Another school founder, Richard Kleinert, said martial arts had a broad purpose.

“Martial arts is an art of self expression,” he said. “Martial arts can be used for self defense, both to protect oneself and to protect others. It’s also an artistic expression of life.”

Luca Wohlers, a participant, said he didn’t join to obtain accolades, but to test his character.

“This mentality, the sincerity in persistence, the persistence required to practice martial arts, I think I will use this mentality to practice martial arts every day,” he said.

Large Turnout in Taiwan

In Taiwan, the preliminaries took place on June 19, with participants ranging in age from 9 to 72 years old.

Lin Chi-Hsien, a former silver medalist of the competition, brought his students to participate this year.

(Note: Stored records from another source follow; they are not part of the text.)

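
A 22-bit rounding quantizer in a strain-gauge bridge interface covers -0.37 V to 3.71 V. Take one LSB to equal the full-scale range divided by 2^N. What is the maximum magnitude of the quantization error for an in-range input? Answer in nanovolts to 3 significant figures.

486 nV

The full-scale span is 3.71 − (-0.37) = 4.08 V.
LSB = 4.08 V / 2^22 = 0.97275 µV.
Worst-case error for round-to-nearest is half an LSB: 486 nV.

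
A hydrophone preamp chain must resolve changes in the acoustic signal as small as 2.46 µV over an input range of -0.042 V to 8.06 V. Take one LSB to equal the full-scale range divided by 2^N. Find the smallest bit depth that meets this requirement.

Full-scale range = 8.06 V − (-0.042 V) = 8.102 V.
Required number of levels: 8.102/2.46 µV = 3.2935e6; smallest N with 2^N ≥ that is 22.

22 bits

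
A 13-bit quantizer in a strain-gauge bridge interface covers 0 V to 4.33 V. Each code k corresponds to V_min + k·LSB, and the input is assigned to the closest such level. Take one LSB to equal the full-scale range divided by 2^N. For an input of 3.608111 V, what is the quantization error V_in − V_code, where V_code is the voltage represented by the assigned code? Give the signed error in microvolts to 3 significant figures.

+130 µV

Full-scale range = 4.33 V. LSB = 4.33 V / 2^13 ≈ 0.5286 mV.
(V_in − V_min)/LSB = (3.608111 − (0)) × 8192/4.33 = 6826.2460 → nearest code k = 6826.
V_code = 0 + (6826/8192) × 4.33 = 3.607980957 V.
V_in − V_code = 3.608111 − (3.607980957) = +130 µV.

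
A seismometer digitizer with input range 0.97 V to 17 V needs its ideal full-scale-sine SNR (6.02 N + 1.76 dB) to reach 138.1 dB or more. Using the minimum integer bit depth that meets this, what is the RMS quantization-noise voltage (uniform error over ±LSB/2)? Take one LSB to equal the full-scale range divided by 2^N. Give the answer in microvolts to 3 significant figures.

Range = 17 − (0.97) = 16.03 V.
N ≥ (138.1 − 1.76)/6.02 = 22.648 → N_min = 23.
One LSB is 16.03 V / 8388608 = 1.9109 µV.
RMS noise = LSB/√12 = 0.552 µV.

0.552 µV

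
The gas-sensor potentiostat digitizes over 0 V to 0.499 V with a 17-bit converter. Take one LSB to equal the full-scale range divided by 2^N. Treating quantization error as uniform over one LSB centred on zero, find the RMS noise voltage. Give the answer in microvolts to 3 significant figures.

1.10 µV

V_FS = 0.499 V.
One LSB is 0.499 V / 131072 = 3.8071 µV.
RMS of a uniform error over width LSB is LSB/√12 = 1.10 µV.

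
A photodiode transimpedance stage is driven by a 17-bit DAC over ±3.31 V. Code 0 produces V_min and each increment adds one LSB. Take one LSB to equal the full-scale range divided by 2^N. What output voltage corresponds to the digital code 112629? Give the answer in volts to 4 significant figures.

2.379 V

Range = 3.31 − (-3.31) = 6.62 V. LSB = 6.62 V / 2^17.
V_out = -3.31 + 112629 × (6.62/131072) V
      = -3.31 + 5.68851 = 2.37851 V.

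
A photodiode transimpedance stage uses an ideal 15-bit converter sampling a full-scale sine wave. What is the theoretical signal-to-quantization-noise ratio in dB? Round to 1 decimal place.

SNR = 6.02·15 + 1.76 = 92.06 dB.

92.1 dB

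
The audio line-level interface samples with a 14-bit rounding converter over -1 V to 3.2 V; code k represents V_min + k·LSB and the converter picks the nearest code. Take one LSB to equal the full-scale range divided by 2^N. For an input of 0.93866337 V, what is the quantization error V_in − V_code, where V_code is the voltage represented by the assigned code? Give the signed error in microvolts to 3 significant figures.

−94.0 µV

Range = 3.2 − (-1) = 4.2 V. LSB = 4.2 V / 2^14 ≈ 256.3 µV.
(0.93866337 − (-1)) / LSB = 1.93866337 × 16384/4.2 = 7562.6335. Nearest integer: k = 7563.
Reconstructed level: -1 + 7563 × 4.2/16384 V = 0.93875732422 V.
e = 0.93866337 − (0.93875732422) = −94.0 µV.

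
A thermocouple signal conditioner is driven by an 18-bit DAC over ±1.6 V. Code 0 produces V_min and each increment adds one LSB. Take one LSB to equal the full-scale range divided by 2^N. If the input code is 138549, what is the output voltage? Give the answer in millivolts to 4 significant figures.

91.27 mV

Range = 1.6 − (-1.6) = 3.2 V. LSB = 3.2 V / 2^18.
Output = V_min + (138549/262144) × range = -1.6 + 0.528522 × 3.2 V
      = -1.6 + 1.69127 = 0.0912720 V.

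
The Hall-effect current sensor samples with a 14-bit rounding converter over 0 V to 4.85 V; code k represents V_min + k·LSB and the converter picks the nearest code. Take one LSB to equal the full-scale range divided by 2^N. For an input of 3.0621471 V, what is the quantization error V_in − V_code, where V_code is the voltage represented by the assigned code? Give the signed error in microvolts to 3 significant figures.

Span = 4.85 V. LSB = 4.85 V / 2^14 ≈ 296.0 µV.
(V_in − V_min)/LSB = (3.0621471 − (0)) × 16384/4.85 = 10344.3749 → nearest code k = 10344.
Reconstructed level: 0 + 10344 × 4.85/16384 V = 3.0620361328 V.
e = 3.0621471 − (3.0620361328) = +111 µV.

+111 µV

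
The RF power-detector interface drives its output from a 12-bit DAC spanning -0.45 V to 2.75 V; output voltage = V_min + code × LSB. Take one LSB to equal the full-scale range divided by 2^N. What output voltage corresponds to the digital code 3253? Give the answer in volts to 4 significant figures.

Range = 2.75 − (-0.45) = 3.2 V. LSB = 3.2 V / 2^12.
V_out = V_min + code × LSB = -0.45 V + 3253 × 3.2 V / 4096
      = -0.45 + 2.54141 = 2.09141 V.

2.091 V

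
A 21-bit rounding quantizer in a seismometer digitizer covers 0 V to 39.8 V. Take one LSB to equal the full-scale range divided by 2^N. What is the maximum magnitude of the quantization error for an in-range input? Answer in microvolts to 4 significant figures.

9.489 µV

Full-scale range = 39.8 V.
Step size = 39.8/2097152 V = 18.9781 µV.
A rounding quantizer has |error| ≤ LSB/2 = 9.489 µV.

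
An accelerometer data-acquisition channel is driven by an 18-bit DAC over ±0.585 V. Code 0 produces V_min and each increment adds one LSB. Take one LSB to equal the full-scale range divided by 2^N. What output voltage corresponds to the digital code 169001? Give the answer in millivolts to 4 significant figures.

Full-scale range = 0.585 V − (-0.585 V) = 1.17 V. LSB = 1.17 V / 2^18.
V_out = V_min + code × LSB = -0.585 V + 169001 × 1.17 V / 262144
      = -0.585 V + 0.754285 V = 0.169285 V.

169.3 mV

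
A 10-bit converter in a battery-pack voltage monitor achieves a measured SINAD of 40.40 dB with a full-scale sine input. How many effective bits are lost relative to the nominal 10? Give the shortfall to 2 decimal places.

3.58 bits

N_eff = (40.40 − 1.76)/6.02 = 6.4186 bits.
Shortfall = 10 − 6.4186 = 3.5814 bits.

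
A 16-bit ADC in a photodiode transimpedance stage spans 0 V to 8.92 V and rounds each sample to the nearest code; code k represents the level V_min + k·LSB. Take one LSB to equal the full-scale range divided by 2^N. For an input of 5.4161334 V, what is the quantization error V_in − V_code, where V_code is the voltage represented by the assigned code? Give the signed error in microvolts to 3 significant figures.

−28.1 µV

V_FS = 8.92 V. LSB = 8.92 V / 2^16 ≈ 136.1 µV.
(5.4161334 − (0)) / LSB = 5.4161334 × 65536/8.92 = 39792.7936. Nearest integer: k = 39793.
V_code = V_min + k × range/2^16 = 0 + 39793 × 8.92/65536 = 5.4161614990 V.
V_in − V_code = 5.4161334 − (5.4161614990) = −28.1 µV.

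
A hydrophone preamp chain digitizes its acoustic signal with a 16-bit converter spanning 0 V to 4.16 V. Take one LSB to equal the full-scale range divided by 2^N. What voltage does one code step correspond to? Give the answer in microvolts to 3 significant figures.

V_FS = 4.16 V.
There are 2^16 = 65536 steps.
LSB = 4.16 V ÷ 2^16 = 4.16/65536 V = 63.5 µV.

63.5 µV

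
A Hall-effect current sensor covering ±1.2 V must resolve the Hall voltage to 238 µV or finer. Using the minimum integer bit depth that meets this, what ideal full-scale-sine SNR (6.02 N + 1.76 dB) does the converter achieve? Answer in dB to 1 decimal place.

The full-scale span is 1.2 − (-1.2) = 2.4 V.
Levels needed ≥ 2.4/238 µV = 10080. 2^14 = 16384 suffices, so N_min = 14.
6.02(14) + 1.76 = 86.04 dB.

86.0 dB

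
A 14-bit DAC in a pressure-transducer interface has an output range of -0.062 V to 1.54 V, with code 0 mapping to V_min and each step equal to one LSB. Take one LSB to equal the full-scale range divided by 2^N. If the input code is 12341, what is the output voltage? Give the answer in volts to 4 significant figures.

1.145 V

Full-scale range = 1.54 V − (-0.062 V) = 1.602 V. LSB = 1.602 V / 2^14.
V_out = -0.062 + 12341 × (1.602/16384) V
      = -0.062 V + 1.20668 V = 1.14468 V.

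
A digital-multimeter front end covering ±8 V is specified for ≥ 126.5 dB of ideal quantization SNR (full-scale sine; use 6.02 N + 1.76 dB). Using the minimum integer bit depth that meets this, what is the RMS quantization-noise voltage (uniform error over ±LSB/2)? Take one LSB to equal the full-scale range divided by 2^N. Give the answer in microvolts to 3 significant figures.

Full-scale range = 8 V − (-8 V) = 16 V.
Solving 6.02 N ≥ 126.5 − 1.76: N ≥ 20.721. Round up → N = 21.
Step size = 16/2097152 V = 7.6294 µV.
RMS noise = LSB/√12 = 2.20 µV.

2.20 µV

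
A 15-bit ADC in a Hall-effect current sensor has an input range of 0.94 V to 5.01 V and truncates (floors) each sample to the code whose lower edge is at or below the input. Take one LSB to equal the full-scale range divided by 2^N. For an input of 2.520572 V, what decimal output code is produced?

12725

The full-scale span is 5.01 − (0.94) = 4.07 V. LSB = 4.07 V / 2^15 ≈ 124.2 µV.
(V_in − V_min) × 2^15/range = (2.520572 − (0.94)) × 32768/4.07 = 12725.352.
Floor → code = 12725.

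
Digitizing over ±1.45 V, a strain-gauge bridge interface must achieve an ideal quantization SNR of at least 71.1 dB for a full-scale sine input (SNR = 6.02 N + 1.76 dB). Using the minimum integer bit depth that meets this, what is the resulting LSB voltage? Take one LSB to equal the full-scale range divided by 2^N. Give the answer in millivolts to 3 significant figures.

Full-scale range = 1.45 V − (-1.45 V) = 2.9 V.
Required N = ⌈(71.1 − 1.76)/6.02⌉ = ⌈11.518⌉ = 12.
LSB = 2.9 V ÷ 2^12 = 2.9/4096 V = 0.708 mV.

0.708 mV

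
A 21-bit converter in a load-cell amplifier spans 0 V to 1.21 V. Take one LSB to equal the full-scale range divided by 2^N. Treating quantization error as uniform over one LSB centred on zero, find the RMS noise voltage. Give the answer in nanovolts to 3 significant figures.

167 nV

Range is 1.21 V.
One LSB is 1.21 V / 2097152 = 0.57697 µV.
RMS of a uniform error over width LSB is LSB/√12 = 167 nV.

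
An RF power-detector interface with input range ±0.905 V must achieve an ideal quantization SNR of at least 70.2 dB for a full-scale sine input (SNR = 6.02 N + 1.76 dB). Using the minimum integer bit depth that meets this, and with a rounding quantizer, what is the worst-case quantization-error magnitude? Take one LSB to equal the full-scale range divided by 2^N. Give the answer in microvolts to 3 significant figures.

Full-scale range = 0.905 V − (-0.905 V) = 1.81 V.
Required N = ⌈(70.2 − 1.76)/6.02⌉ = ⌈11.369⌉ = 12.
One LSB is 1.81 V / 4096 = 441.89 µV.
Max error for round-to-nearest is LSB/2 = 221 µV.

221 µV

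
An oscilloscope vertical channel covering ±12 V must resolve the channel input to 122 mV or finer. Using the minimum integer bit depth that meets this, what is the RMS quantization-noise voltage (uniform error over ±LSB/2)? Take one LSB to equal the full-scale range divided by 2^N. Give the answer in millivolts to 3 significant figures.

27.1 mV

Range = 12 − (-12) = 24 V.
24 V / 122 mV = 196.7. Since 2^7 = 128 and 2^8 = 256, N = 8.
LSB = 24 V / 2^8 = 93.750 mV.
RMS noise = LSB/√12 = 27.1 mV.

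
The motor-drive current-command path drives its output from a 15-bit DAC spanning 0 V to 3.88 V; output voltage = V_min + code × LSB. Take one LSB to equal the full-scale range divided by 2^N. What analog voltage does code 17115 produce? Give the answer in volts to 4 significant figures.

V_FS = 3.88 V. LSB = 3.88 V / 2^15.
V_out = V_min + code × LSB = 0 V + 17115 × 3.88 V / 32768
      = 0 + 2.02656 = 2.02656 V.

2.027 V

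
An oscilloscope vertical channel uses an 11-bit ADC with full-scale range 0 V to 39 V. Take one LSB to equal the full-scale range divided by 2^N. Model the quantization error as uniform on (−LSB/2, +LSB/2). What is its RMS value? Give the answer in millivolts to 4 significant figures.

Full-scale range = 39 V.
One LSB is 39 V / 2048 = 19.0430 mV.
RMS of a uniform error over width LSB is LSB/√12 = 5.497 mV.

5.497 mV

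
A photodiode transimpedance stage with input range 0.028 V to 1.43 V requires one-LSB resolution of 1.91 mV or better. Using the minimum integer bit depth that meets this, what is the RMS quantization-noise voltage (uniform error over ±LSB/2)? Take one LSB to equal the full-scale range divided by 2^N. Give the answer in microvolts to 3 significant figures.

Full-scale range = 1.43 V − (0.028 V) = 1.402 V.
Required number of levels: 1.402/1.91 mV = 734.03; smallest N with 2^N ≥ that is 10.
LSB = 1.402 V / 2^10 = 1.3691 mV.
RMS noise = LSB/√12 = 395 µV.

395 µV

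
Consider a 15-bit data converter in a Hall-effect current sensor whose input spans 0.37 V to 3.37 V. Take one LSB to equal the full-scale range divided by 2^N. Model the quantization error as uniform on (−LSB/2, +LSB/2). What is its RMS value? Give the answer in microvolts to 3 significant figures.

Full-scale range = 3.37 V − (0.37 V) = 3 V.
One LSB is 3 V / 32768 = 91.553 µV.
σ_q = LSB/√12 = 91.553 µV/3.4641 = 26.4 µV.

26.4 µV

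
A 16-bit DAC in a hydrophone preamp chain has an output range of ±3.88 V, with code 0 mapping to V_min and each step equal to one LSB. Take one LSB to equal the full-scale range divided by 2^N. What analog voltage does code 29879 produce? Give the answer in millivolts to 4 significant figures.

-342.1 mV

Range = 3.88 − (-3.88) = 7.76 V. LSB = 7.76 V / 2^16.
V_out = V_min + code × LSB = -3.88 V + 29879 × 7.76 V / 65536
      = -3.88 V + 3.53792 V = -0.342081 V.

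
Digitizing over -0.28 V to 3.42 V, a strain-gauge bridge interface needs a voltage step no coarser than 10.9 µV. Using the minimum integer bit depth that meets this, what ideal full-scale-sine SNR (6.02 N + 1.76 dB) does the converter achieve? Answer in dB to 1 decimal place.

116.1 dB

The full-scale span is 3.42 − (-0.28) = 3.7 V.
Required number of levels: 3.7/10.9 µV = 339450; smallest N with 2^N ≥ that is 19.
6.02(19) + 1.76 = 116.14 dB.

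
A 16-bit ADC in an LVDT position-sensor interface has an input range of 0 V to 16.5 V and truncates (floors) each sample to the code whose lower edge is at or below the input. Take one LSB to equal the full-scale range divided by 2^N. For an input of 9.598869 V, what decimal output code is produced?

Span = 16.5 V. LSB = 16.5 V / 2^16 ≈ 251.8 µV.
(V_in − V_min) × 2^16/range = (9.598869 − (0)) × 65536/16.5 = 38125.544.
Floor → code = 38125.

38125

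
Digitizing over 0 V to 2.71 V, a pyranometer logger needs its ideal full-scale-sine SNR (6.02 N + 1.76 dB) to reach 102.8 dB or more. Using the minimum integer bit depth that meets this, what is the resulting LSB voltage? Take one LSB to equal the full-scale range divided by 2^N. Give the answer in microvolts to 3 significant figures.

Range is 2.71 V.
Required N = ⌈(102.8 − 1.76)/6.02⌉ = ⌈16.784⌉ = 17.
Step size = 2.71/131072 V = 20.7 µV.

20.7 µV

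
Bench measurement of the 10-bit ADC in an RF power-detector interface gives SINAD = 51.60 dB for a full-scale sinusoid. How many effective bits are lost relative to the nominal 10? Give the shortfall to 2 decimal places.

Effective bits = (51.60 − 1.76)/6.02 = 8.2791.
Shortfall = 10 − 8.2791 = 1.7209 bits.

1.72 bits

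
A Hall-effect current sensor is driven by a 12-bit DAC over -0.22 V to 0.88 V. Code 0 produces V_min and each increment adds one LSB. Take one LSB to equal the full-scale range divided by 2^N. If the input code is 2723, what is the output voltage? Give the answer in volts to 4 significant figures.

Span: 0.88 V − (-0.22 V) = 1.1 V. LSB = 1.1 V / 2^12.
V_out = -0.22 + 2723 × (1.1/4096) V
      = -0.22 V + 0.731274 V = 0.511274 V.

0.5113 V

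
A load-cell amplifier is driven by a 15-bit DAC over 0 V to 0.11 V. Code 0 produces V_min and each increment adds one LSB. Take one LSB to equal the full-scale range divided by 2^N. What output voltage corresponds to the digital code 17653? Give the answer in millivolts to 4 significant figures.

Full-scale range = 0.11 V. LSB = 0.11 V / 2^15.
Output = V_min + (17653/32768) × range = 0 + 0.538727 × 0.11 V
      = 0 + 0.0592599 = 0.0592599 V.

59.26 mV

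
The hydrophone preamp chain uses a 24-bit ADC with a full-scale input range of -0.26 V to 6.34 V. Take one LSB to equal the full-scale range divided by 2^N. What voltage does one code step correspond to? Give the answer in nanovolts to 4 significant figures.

393.4 nV

The full-scale span is 6.34 − (-0.26) = 6.6 V.
There are 2^24 = 16777216 steps.
LSB = 6.6 V ÷ 2^24 = 6.6/16777216 V = 393.4 nV.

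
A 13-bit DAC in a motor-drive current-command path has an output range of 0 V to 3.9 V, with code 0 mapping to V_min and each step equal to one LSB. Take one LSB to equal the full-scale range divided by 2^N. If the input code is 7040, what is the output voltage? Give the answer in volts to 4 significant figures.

3.352 V

Range is 3.9 V. LSB = 3.9 V / 2^13.
Output = V_min + (7040/8192) × range = 0 + 0.859375 × 3.9 V
      = 0 V + 3.35156 V = 3.35156 V.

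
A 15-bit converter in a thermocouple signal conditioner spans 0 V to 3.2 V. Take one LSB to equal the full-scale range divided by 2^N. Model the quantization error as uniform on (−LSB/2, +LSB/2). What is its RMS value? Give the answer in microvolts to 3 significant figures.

Range is 3.2 V.
One LSB is 3.2 V / 32768 = 97.656 µV.
RMS of a uniform error over width LSB is LSB/√12 = 28.2 µV.

28.2 µV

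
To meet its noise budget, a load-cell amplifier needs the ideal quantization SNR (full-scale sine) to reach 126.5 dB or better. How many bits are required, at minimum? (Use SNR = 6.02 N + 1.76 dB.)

21 bits

6.02 N + 1.76 ≥ 126.5 gives N ≥ 20.721, so the minimum integer is 21.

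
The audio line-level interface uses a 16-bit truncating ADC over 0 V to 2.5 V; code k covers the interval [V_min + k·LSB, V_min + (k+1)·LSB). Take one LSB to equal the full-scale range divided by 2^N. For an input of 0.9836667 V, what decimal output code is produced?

V_FS = 2.5 V. LSB = 2.5 V / 2^16 ≈ 38.15 µV.
(V_in − V_min) × 2^16/range = (0.9836667 − (0)) × 65536/2.5 = 25786.232.
Floor → code = 25786.

25786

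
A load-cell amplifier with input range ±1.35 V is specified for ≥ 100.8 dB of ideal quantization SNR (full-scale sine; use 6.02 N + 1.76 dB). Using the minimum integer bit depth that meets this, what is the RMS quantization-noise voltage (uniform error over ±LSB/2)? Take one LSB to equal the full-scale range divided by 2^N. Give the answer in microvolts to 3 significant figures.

5.95 µV

Range = 1.35 − (-1.35) = 2.7 V.
Required N = ⌈(100.8 − 1.76)/6.02⌉ = ⌈16.452⌉ = 17.
One LSB is 2.7 V / 131072 = 20.599 µV.
V_rms = LSB/√12 = 5.95 µV.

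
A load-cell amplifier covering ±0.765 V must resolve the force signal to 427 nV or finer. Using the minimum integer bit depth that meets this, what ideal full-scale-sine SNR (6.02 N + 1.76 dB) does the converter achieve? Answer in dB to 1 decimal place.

Span: 0.765 V − (-0.765 V) = 1.53 V.
Levels needed ≥ 1.53/427 nV = 3.583e6. 2^22 = 4194304 suffices, so N_min = 22.
6.02(22) + 1.76 = 134.20 dB.

134.2 dB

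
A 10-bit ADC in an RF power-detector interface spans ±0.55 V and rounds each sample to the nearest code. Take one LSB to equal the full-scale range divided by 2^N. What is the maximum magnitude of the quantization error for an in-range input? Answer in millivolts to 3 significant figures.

0.537 mV

Full-scale range = 0.55 V − (-0.55 V) = 1.1 V.
One LSB is 1.1 V / 1024 = 1.0742 mV.
A rounding quantizer has |error| ≤ LSB/2 = 0.537 mV.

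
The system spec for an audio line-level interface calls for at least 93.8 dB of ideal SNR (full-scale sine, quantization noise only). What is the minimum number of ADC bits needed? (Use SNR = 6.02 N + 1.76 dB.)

Required N = ⌈(93.8 − 1.76)/6.02⌉ = ⌈15.289⌉ = 16.

16 bits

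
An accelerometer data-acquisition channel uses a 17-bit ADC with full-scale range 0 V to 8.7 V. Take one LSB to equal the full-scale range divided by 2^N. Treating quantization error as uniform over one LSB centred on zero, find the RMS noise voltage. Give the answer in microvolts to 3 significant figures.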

“I hope it will broaden my students’ horizons—especially with the intense international competition, it will allow them to learn more,” he said.

Mr. Lin studies the “Southern Fist,” or “Soft Fist,” style characterized by its rapid movement and quick changing of positions. The style requires the relaxation of the whole body, flexibility of steps, and the use of force to take advantage of a situation.

The heads of several martial arts organizations in Taiwan came to support the event.

Shih Cheng-chung, chairman of the Taiwan Praying Mantis Boxing and Fighting Association, began learning traditional martial arts at age 11 and has continued to do so for 66 years.

New martial arts may be flashy, but traditional martial arts require rigorous training and learning, and are the real martial arts, said Mr. Shih, who brought his children to participate.

Cheng Shibao, founder of the Taiwan Wushu Gung Fu Cultural Association, said he originally studied martial arts in the United States, where he eventually opened a school. Later he returned to Taiwan with a mission to promote traditional martial arts, which he realized promotes cultivation of character and benefits people both physically and mentally.

Liang Wenhan, chairman of the Taiwan Wushu Gung Fu Cultural Association and a participant in the competition, said traditional martial arts not only strengthens the body, but cultivates the mind and spirit.

Cai Peilin, deputy director of the Taipei City Government’s Sports Bureau, said he was happy to see the competition promote martial ethics.

Martial artist Shi Zhenzhong said there is a famous saying that “wisdom is better than courage,” and martial ethics embodies such wisdom. In learning traditional martial arts, you also learn to be patient and tolerant of others, learn to live a peaceful life, and take material things lightly. It’s a spiritual practice that improves your character, he said.

He advised teachers to take care in selecting students, to prevent martial arts from becoming a tool for those whose motive is solely fame and fortune.

Shi Yizhen, a female boxing competitor and relative of Mr. Shi’s, said that her family background in traditional martial arts laid a foundation for her understanding of martial ethics. She said hard work and perseverance are part of the art, and martial arts thus help people overcome difficulties in life. Also a pianist, Ms. Shi said both art forms require of her unremitting effort.

Zeng Chenglang, a former silver medalist of the competition, said the event was beneficial to the martial arts community, bringing people from around the world together to gain new perspectives and make progress.

Preliminaries will continue in the United States on Aug. 30 and Aug. 31, followed by the semi-final round on Sept. 1 and final round on Sept. 2 in New Jersey.

Fifty-five martial artists have qualified from the Taiwan round to participate in the semi-final round in September.